Chris Colwill

Personal information
- Full name: Christopher Colwill
- Born: September 11, 1984 (age 41) Brandon, Florida, U.S.
- Height: 5 ft 10 in (178 cm)

Sport
- Country: United States
- Event(s): 1m, 3m, 3m synchro
- College team: University of Georgia
- Club: Georgia Dive Club
- Partner: Jevon Tarantino
- Coached by: Dan Laak

= Chris Colwill =

American diver (born 1984)

Christopher Colwill (born September 11, 1984) is an American international diver from Tampa, Florida. Colwill graduated from Tampa Preparatory School in 2003 and dove for the University of Georgia in Athens, Georgia under dive coach Dan Laak.
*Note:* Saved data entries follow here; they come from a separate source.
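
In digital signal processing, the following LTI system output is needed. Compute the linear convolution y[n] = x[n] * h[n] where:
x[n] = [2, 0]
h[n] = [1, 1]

y[n] = sum_k x[k]*h[n-k]. Output length = len(x) + len(h) - 1 = 2 + 2 - 1 = 3.
y[0] = 2*1 = 2
y[1] = 0*1 + 2*1 = 2
y[2] = 0*1 = 0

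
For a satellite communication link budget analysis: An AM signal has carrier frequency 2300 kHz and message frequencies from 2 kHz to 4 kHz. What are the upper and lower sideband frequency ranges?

Upper sideband (USB) = fc + [fm_low, fm_high] = 2300 + [2, 4] = [2302, 2304] kHz
Lower sideband (LSB) = fc - [fm_high, fm_low] = 2300 - [4, 2] = [2296, 2298] kHz
Total occupied spectrum: 2296 kHz to 2304 kHz (plus carrier at 2300 kHz)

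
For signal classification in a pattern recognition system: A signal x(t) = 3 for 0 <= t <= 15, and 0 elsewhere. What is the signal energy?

Energy = integral of |x(t)|^2 dt over the signal duration
= 3^2 * 15 = 9 * 15 = 135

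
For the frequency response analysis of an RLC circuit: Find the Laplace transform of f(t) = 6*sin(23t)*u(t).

Standard pair: sin(wt)*u(t) <-> w/(s^2+w^2)
With w = 23: L{6*sin(23t)*u(t)} = 138/(s^2+529)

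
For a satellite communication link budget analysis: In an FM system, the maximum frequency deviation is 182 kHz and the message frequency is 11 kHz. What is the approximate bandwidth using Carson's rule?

Carson's rule: BW = 2*(delta_f + f_m)
= 2*(182 + 11) kHz = 386 kHz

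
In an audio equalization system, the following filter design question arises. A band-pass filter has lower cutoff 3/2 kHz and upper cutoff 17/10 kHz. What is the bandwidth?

Bandwidth = f_high - f_low
= 17/10 kHz - 3/2 kHz = 1/5 kHz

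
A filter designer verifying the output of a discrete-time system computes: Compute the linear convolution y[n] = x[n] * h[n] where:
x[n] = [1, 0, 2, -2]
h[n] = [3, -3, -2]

y[n] = sum_k x[k]*h[n-k]. Output length = len(x) + len(h) - 1 = 4 + 3 - 1 = 6.
y[0] = 1*3 = 3
y[1] = 0*3 + 1*-3 = -3
y[2] = 2*3 + 0*-3 + 1*-2 = 4
y[3] = -2*3 + 2*-3 + 0*-2 = -12
y[4] = -2*-3 + 2*-2 = 2
y[5] = -2*-2 = 4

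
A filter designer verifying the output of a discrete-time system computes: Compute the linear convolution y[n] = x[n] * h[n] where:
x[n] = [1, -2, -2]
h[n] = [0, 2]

y[n] = sum_k x[k]*h[n-k]. Output length = len(x) + len(h) - 1 = 3 + 2 - 1 = 4.
y[0] = 1*0 = 0
y[1] = -2*0 + 1*2 = 2
y[2] = -2*0 + -2*2 = -4
y[3] = -2*2 = -4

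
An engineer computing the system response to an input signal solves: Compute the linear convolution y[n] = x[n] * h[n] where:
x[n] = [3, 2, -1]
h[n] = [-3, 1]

y[n] = sum_k x[k]*h[n-k]. Output length = len(x) + len(h) - 1 = 3 + 2 - 1 = 4.
y[0] = 3*-3 = -9
y[1] = 2*-3 + 3*1 = -3
y[2] = -1*-3 + 2*1 = 5
y[3] = -1*1 = -1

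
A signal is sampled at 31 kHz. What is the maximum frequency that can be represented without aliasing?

The maximum frequency that can be represented without aliasing
is the Nyquist frequency: f_max = f_s / 2 = 31 kHz / 2 = 31/2 kHz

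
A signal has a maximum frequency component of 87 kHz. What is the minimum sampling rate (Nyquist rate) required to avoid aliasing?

By the Nyquist-Shannon sampling theorem,
the minimum sampling rate (Nyquist rate) must be at least 2 * f_max.
Nyquist rate = 2 * 87 kHz = 174 kHz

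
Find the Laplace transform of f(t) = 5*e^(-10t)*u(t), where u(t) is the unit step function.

Standard Laplace transform pair:
e^(-at)*u(t) <-> 1/(s+a)
With a = 10: L{5*e^(-10t)*u(t)} = 5/(s+10), ROC: Re(s) > -10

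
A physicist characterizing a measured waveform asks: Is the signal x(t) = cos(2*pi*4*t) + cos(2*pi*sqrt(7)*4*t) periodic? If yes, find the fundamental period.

f1 = 4 Hz, f2 = 4*sqrt(7) Hz
Ratio f2/f1 = sqrt(7), which is irrational.
Since the frequency ratio is irrational, no common period exists.
The signal is not periodic.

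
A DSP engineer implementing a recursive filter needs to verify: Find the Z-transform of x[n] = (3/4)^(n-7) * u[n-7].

Time-shifting property: if X(z) = Z{x[n]}, then Z{x[n-d]} = z^(-d) * X(z)
X(z) = z/(z - 3/4) for x[n] = (3/4)^n * u[n]
Z{x[n-7]} = z^(-7) * z/(z - 3/4) = z^(-6)/(z - 3/4)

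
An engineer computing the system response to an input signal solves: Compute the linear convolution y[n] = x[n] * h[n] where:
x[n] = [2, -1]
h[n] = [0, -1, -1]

y[n] = sum_k x[k]*h[n-k]. Output length = len(x) + len(h) - 1 = 2 + 3 - 1 = 4.
y[0] = 2*0 = 0
y[1] = -1*0 + 2*-1 = -2
y[2] = -1*-1 + 2*-1 = -1
y[3] = -1*-1 = 1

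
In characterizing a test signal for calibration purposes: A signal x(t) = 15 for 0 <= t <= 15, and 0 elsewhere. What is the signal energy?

Energy = integral of |x(t)|^2 dt over the signal duration
= 15^2 * 15 = 225 * 15 = 3375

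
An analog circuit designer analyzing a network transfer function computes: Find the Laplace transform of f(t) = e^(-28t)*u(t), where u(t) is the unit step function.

Standard Laplace transform pair:
e^(-at)*u(t) <-> 1/(s+a)
With a = 28: L{e^(-28t)*u(t)} = 1/(s+28), ROC: Re(s) > -28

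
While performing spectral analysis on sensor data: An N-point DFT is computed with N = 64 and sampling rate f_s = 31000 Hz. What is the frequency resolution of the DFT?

DFT frequency resolution = f_s / N
= 31000 / 64 = 3875/8 Hz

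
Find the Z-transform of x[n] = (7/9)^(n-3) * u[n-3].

Time-shifting property: if X(z) = Z{x[n]}, then Z{x[n-d]} = z^(-d) * X(z)
X(z) = z/(z - 7/9) for x[n] = (7/9)^n * u[n]
Z{x[n-3]} = z^(-3) * z/(z - 7/9) = z^(-2)/(z - 7/9)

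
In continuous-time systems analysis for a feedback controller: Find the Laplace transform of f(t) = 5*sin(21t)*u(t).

Standard pair: sin(wt)*u(t) <-> w/(s^2+w^2)
With w = 21: L{5*sin(21t)*u(t)} = 105/(s^2+441)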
He is hard of hearing, with a 60% hearing loss.

Colwill competed at the FINA Diving World Cup in China in 2006 in the 1m event finishing third. He won the 2006 NCAA Division I national title in the 1m and 3m spring board. He was unable to compete at the 2007 NCAA national meet due to an injury but rebounded to take the first prize on the 1m spring board in 2008. Colwill was a member of the United States Olympic team at the 2008 Olympic Games in Beijing, participating in the 3 meter springboard and the synchronized 3 meter with teammate Jevon Tarantino.

He was also a member of the United States Olympic team at the 2012 Olympic Games in London in the 3 meter springboard.